Uma forma de regular os sentimentos é apostar naquilo a que os especialistas chamam “game face”, ou seja, impedir que os sentimentos sejam visíveis na expressão facial. “Este método é conhecido como supressão expressiva e é menos útil. Outra maneira de regular emoções é praticar a reenquadramento das situações e o que se está a sentir. Esta técnica é conhecida como reavaliação cognitiva.”
Para ilustrar a situação, a investigadora pega no exemplo de uma pessoa que iniciou recentemente uma rotina de treino composta por por 30 minutos de cardio ao longo de 5 dias por semana. Essa pessoa tem uma festa de aniversário a meio da semana, o que a impede de ter tempo disponível para cumprir com o plano definido inicialmente.

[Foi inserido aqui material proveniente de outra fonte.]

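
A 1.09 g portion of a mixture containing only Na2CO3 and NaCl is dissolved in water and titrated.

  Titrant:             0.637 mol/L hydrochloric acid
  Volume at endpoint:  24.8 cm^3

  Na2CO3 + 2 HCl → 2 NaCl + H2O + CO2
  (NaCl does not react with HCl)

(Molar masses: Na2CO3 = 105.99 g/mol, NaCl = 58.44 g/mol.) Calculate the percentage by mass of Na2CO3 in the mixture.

n(HCl) = 0.0248 × 0.637 = 0.0158 mol
Let x = n(Na2CO3), y = n(NaCl).
Titrant: 2x = 0.0158;  mass: 105.99x + 58.44y = 1.09
Solving, x = 7.90 × 10^-3 mol, y = 4.33 × 10^-3 mol
mass of Na2CO3 = 7.90 × 10^-3 × 105.99 = 0.837 g
% Na2CO3 = 0.837 / 1.09 × 100 = 76.8 %

76.8 %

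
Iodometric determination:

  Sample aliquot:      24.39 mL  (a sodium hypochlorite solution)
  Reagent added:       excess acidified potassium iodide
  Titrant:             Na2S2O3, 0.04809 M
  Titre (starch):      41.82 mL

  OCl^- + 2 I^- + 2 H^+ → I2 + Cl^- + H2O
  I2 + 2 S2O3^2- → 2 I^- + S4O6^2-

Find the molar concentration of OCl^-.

n(S2O3^2-) = 0.04182 × 0.04809 = 2.011 × 10^-3 mol
n(I2) = n(S2O3^2-)/2 = 1.006 × 10^-3 mol
n(OCl^-) in the aliquot = 1.006 × 10^-3 mol (1:1 ratio)
[OCl^-] = 1.006 × 10^-3 / 0.02439 = 0.04123 mol/L

0.04123 M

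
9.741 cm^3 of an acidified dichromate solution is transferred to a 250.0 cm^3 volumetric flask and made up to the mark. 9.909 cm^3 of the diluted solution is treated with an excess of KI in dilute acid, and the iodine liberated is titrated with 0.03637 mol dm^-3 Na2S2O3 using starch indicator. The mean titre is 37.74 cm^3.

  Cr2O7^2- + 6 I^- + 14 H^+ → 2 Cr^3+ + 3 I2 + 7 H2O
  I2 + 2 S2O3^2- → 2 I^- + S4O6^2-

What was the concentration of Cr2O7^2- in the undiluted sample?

n(S2O3^2-) = 0.03774 × 0.03637 = 1.373 × 10^-3 mol
n(I2) = n(S2O3^2-)/2 = 6.863 × 10^-4 mol
From the 1:3 ratio, n(Cr2O7^2-) in the aliquot = 1/3 × 6.863 × 10^-4 = 2.288 × 10^-4 mol
[Cr2O7^2-]_dilute = 2.288 × 10^-4 / 0.009909 = 0.02309 mol/L
[Cr2O7^2-]_original = 0.02309 × 250.0/9.741 = 0.5925 mol/L

0.5925 mol/L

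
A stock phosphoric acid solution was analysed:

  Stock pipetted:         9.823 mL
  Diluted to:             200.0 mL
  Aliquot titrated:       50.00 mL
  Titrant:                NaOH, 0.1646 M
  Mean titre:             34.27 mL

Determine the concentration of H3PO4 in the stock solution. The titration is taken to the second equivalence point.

1.148 M

H3PO4 + 2 NaOH → Na2HPO4 + 2 H2O
n(NaOH) = 0.03427 × 0.1646 = 5.641 × 10^-3 mol
From the 1:2 ratio, n(H3PO4) in the aliquot = 1/2 × 5.641 × 10^-3 = 2.820 × 10^-3 mol
[H3PO4]_dilute = 2.820 × 10^-3 / 0.05000 = 0.05641 mol/L
Dilution factor = 200.0 / 9.823 = 20.36
[H3PO4]_stock = 0.05641 × 20.36 = 1.148 mol/L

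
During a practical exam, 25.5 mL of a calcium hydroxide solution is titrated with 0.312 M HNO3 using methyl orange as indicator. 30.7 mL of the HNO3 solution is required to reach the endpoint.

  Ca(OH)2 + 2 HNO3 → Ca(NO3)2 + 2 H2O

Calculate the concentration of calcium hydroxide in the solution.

n(HNO3) = 0.0307 L × 0.312 mol/L = 9.58 × 10^-3 mol
From the 1:2 mole ratio, n(Ca(OH)2) = 1/2 × 9.58 × 10^-3 = 4.79 × 10^-3 mol
[Ca(OH)2] = 4.79 × 10^-3 mol / 0.0255 L = 0.188 mol/L

0.188 M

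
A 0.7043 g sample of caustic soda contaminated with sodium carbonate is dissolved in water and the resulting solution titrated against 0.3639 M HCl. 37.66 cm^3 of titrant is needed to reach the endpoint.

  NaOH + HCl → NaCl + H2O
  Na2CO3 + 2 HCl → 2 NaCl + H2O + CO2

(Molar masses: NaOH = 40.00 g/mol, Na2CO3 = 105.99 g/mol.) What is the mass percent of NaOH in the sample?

9.601 %

n(HCl) = 0.03766 × 0.3639 = 0.01370 mol
Let x = n(NaOH), y = n(Na2CO3).
Titrant: 1x + 2y = 0.01370;  mass: 40.00x + 105.99y = 0.7043
Solving, x = 1.691 × 10^-3 mol, y = 6.007 × 10^-3 mol
mass of NaOH = 1.691 × 10^-3 × 40.00 = 0.06762 g
% NaOH = 0.06762 / 0.7043 × 100 = 9.601 %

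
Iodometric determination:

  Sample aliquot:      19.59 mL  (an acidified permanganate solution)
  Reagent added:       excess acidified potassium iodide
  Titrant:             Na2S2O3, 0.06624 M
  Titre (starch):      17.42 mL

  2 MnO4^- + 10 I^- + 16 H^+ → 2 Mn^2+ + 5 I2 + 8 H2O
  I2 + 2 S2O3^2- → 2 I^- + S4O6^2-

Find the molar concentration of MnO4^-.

0.01178 M

n(S2O3^2-) = 0.01742 × 0.06624 = 1.154 × 10^-3 mol
n(I2) = n(S2O3^2-)/2 = 5.770 × 10^-4 mol
From the 2:5 ratio, n(MnO4^-) in the aliquot = 2/5 × 5.770 × 10^-4 = 2.308 × 10^-4 mol
[MnO4^-] = 2.308 × 10^-4 / 0.01959 = 0.01178 mol/L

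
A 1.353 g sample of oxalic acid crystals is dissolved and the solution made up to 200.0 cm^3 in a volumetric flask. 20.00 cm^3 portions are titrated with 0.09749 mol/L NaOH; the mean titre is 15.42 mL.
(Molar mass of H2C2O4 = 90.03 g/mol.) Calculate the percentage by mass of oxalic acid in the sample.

50.02 %

H2C2O4 + 2 NaOH → Na2C2O4 + 2 H2O
n(NaOH) per titration = 0.01542 × 0.09749 = 1.503 × 10^-3 mol
From the 1:2 ratio, n(H2C2O4) in each aliquot = 1/2 × 1.503 × 10^-3 = 7.516 × 10^-4 mol
n(H2C2O4) in the whole flask = 7.516 × 10^-4 × 200.0/20.00 = 7.516 × 10^-3 mol
mass of H2C2O4 = 7.516 × 10^-3 × 90.03 = 0.6767 g
% H2C2O4 = 0.6767 / 1.353 × 100 = 50.02 %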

Em vez de a pessoa dizer “Ok, vou estacionar uma milha mais longe do trabalho e vou fazê-la a caminhar para poder cumprir com os meus objetivos de treino”, o indivíduo perfeccionista estaria focado em garantir que seguiria à risca o plano inicial, independentemente dos custos que daí resultassem.
E à medida que os custos fossem maiores e se acumulassem, a rotina de exercício físico tornar-se-ia um fardo cada vez maior até a pessoa não aguentar mais e desistir dela.
“Uma pessoa que consiga reavaliar a situação — dizendo, por exemplo, “O meu amigo é importante para mim e o aniversário dele só acontece uma vez por ano, por isso vou perder um dia de exercício para poder ser um bom amigo” — é muito mais provável de cumprir a rotina de treino a longo prazo porque estará menos degustada pela mesma.
A equipa de investigadores descobriu ainda outra novidade. O uso frequente de reavaliação cognitiva reforça, em vez de enfraquecer, a ligação entre o perfeccionismo e a inflexibilidade cognitiva entre os indivíduos com níveis muito elevados de perfeccionismo narcisista.
“Há uma forma de perfeccionismo que examinámos neste projeto, que tem sido menos estudada por outros e que deveria ter mais atenção — o perfeccionismo narcisista. Os perfeccionistas narcisistas acreditam ser superiores aos outros e esperam elevados padrões de comportamento por parte daqueles que os rodeiam”, explica Kalia.
Descobrimos que a utilização da estratégia de regulação emocional da reavaliação da situação reduziu efetivamente a flexibilidade nos perfeccionistas narcisistas”, disse.
No exemplo dado anteriormente, o perfeccionista narcisista acharia que o foco na sua própria saúde justificava a sua ausência no aniversário e, muito provavelmente, acabaria aborrecido com o amigo por ter organizado a festa a meio da semana.
“Esta reavaliação iria tornar as coisas mais difíceis para eles, e não mais fáceis, a longo prazo. Portanto, a reavaliação nem sempre é boa, também pode ser prejudicial”, aponta Kalia.
A investigação, ainda assim, apresenta limitações.
“Há apenas uma mão cheia de estudos (muito poucos; pudemos citar apenas 2 ou 3 trabalhos!) sobre esta questão. Antes de qualquer reivindicação firme ser feita, é necessário que haja um corpo de trabalho maior sobre isto”, disse a investigadora responsável.
“Há tanto trabalho que ainda precisa de ser feito no perfeccionismo e o seu impacto na prossecução dos objetivos. Também estudo pessoas arenosas (ou seja, aqueles que persistem nos seus objetivos apesar dos desafios) e o meu trabalho demonstrou que as pessoas arenosas são menos flexíveis quando encontram um problema difícil.”
“Considerando que o perfeccionismo também está associado à baixa flexibilidade, estou curiosa em saber mais sobre o papel do perfeccionismo na procura de objetivos grandiosos. Isso é algo que estamos a começar a explorar no meu laboratório”.